Implementasinya, negara berperan memastikan terpenuhinya kebutuhan dasar para jemaah. Negara akan memastikan tidak ada jemaah yang tidak terpenuhi kebutuhan dasarnya (makan, minum, buang hajat, tempat yang layak). Juga memastikan para jemaah terlindungi dari segala yang bisa mengganggu kesehatan dalam menjalankan ibadah, entah karena cuaca ekstrem ataupun fasilitas yang kurang memadai.
Pada tataran taktis, negara membentuk tim khusus berupa departemen yang mengurus urusan haji, dari pusat hingga ke daerah. Tersebab ini terkait dengan masalah administrasi, maka urusan tersebut bisa didesentralisasikan sehingga memudahkan calon jemaah haji.
Dalam sistem pemerintahan Islam, negara menyelenggarakan pelayanan dengan prinsip basathah fi an-nizham (sederhana dalam sistem), sur’ah fi al-injaz (cepat penanganan jika terdapat masalah) dan ditangani oleh tenaga profesional untuk memastikan terjaminnya pelayanan bagi jemaah.
Departemen ini mengurusi urusan haji mulai dari persiapan, bimbingan, pelaksanaan hingga pemulangan ke daerah asal. Departemen ini bekerja sama dengan departemen lainnya, seperti Departemen Kesehatan dalam mengurus kesehatan jemaah, termasuk Departemen Perhubungan dalam urusan transportasi massal, maupun tenaga yang dibutuhkan jemaah di lapangan. Seluruh departemen bahu-membahu dalam penyelenggaraan ibadah haji.
Problem mendasar yang terjadi sekarang adalah persoalan utama saat ini adalah kesatuan wilayah kaum muslim. Setelah Kekhalifahan Islam runtuh pada 1924, umat Islam terpecah ke dalam berbagai negara berbeda. Konsep nation-state yang saat ini tegak di berbagai wilayah kaum muslim menjadikan sistem penyelenggaraan haji kian runyam dengan masalah administrasi. Dengan terpecah belahnya kaum muslimin saat ini sehingga menjadikan perbedaan pendapat pelaksanaan ibadah haji dalam hal administrasi dan lain lain disetiap negara.
Dalam sistem Islam, Khalifahlah yang berwenang mengatur dan mengoordinasikan penyelenggaraan haji dari pusat Kekhalifahan hingga ke daerah. Kebijakan ini merupakan konsekuensi dari hukum syarak mengenai kesatuan wilayah umat Islam yang berada dalam satu negara.

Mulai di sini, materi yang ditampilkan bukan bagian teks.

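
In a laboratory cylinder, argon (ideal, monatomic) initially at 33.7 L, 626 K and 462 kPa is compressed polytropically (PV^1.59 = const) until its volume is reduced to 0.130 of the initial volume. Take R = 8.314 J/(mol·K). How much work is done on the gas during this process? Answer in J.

n = P₁V₁/(RT₁) = 462×33.7/(8.314×626) = 2.99 mol.
Polytropic n=1.59: T₂ = T₁(V₁/V₂)^(n−1) = 626×(7.69)^0.59 = 2090 K; P₂ = P₁(V₁/V₂)^n = 11800 kPa.
W = (P₁V₁−P₂V₂)/(n−1) = (462×33.7−11800×4.38)/0.59 = -61600 J.
Work done on the gas = −W_by = 61600 J.

61600 J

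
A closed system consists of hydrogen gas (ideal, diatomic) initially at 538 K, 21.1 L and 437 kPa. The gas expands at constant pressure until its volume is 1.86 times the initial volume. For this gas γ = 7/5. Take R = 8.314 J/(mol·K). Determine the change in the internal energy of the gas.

19800 J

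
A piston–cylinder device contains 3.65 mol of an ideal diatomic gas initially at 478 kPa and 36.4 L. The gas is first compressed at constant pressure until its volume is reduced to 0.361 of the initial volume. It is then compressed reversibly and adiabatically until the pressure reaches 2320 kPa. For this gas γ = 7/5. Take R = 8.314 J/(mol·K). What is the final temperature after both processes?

T₁ = P₁V₁/(nR) = 478×36.4/(3.65×8.314) = 573 K.
Step 1 — Isobaric: P stays 478 kPa; V/T = const ⇒ T₂ = 207 K, V₂ = 13.1 L.
W = PΔV = 478×(13.1−36.4) kPa·L = -11100 J.
ΔU = nCvΔT = 3.65×20.8×(207−573) = -27800 J.
Q = ΔU + W = nCpΔT = -38900 J.
State after step 1: P = 478 kPa, V = 13.1 L, T = 207 K.
Step 2 — Adiabatic: T₂/T₁ = (P₂/P₁)^((γ−1)/γ) ⇒ T₂ = 207×(4.85)^0.286 = 325 K; V₂ = 4.25 L.
ΔU = nCvΔT = 3.65×20.8×(325−207) = 8960 J.
Q = 0 for an adiabatic process, so W = −ΔU = -8960 J.
Net over both steps: W = -20100 J, Q = -38900 J, ΔU = -18800 J.

325 K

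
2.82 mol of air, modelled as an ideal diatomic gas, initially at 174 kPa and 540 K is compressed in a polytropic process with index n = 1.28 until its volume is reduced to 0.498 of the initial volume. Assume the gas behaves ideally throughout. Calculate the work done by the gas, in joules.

-9750 J

V₁ = nRT₁/P₁ = 2.82×8.314×540/174 = 72.8 L.
Polytropic n=1.28: T₂ = T₁(V₁/V₂)^(n−1) = 540×(2.01)^0.28 = 656 K; P₂ = P₁(V₁/V₂)^n = 425 kPa.
W = (P₁V₁−P₂V₂)/(n−1) = (174×72.8−425×36.2)/0.28 = -9750 J.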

Atas dasar ini, seluruh jemaah haji yang berasal dari berbagai penjuru dunia Islam bebas keluar masuk Makkah-Madinah tanpa visa. Mereka hanya perlu menunjukkan kartu identitas, bisa KTP atau Paspor. Adapun visa hanya berlaku untuk kaum muslim yang menjadi warga negara kafir, baik kafir harbi hukman maupun fi’lan. Khalifah pula yang berwenang dalam menetapkan kuota jemaah haji bagi umat Islam di seluruh penjuru dunia.
Untuk memastikan terpenuhinya kebutuhan para jemaah saat penyelenggaaraan ibadah haji, khalifah memastikan tersedianya fasilitas maupun sarana prasarana dengan membangun infrastruktur yang dibutuhkan jemaah saat melaksanakan ibadah haji. Telantarnya jemaah merupakan bagian dari tanggung jawab khalifah. Khalifah akan bekerja untuk umat dan memastikan terselenggaranya ibadah haji secara maksimal.
Tentu permasalahan berulang yang kerap menjadi keluhan para jemaah wajib diantisipasi. Ibadah haji adalah representasi pengurusan umat Islam seluruh dunia. Mengurai masalah yang kerap muncul dalam penyelenggaraannya tidak cukup dengan melakukan evaluasi dalam tataran taktis, tetapi juga dengan paradigma sistem.
Sudah seharusnya penyelenggaraan haji dilakukan dengan menghadirkan paradigma Islam kafah yang merepresentasikan kesatuan kaum muslim secara global dalam satu pengurusan seorang pemimpin Islam, yakni khalifah.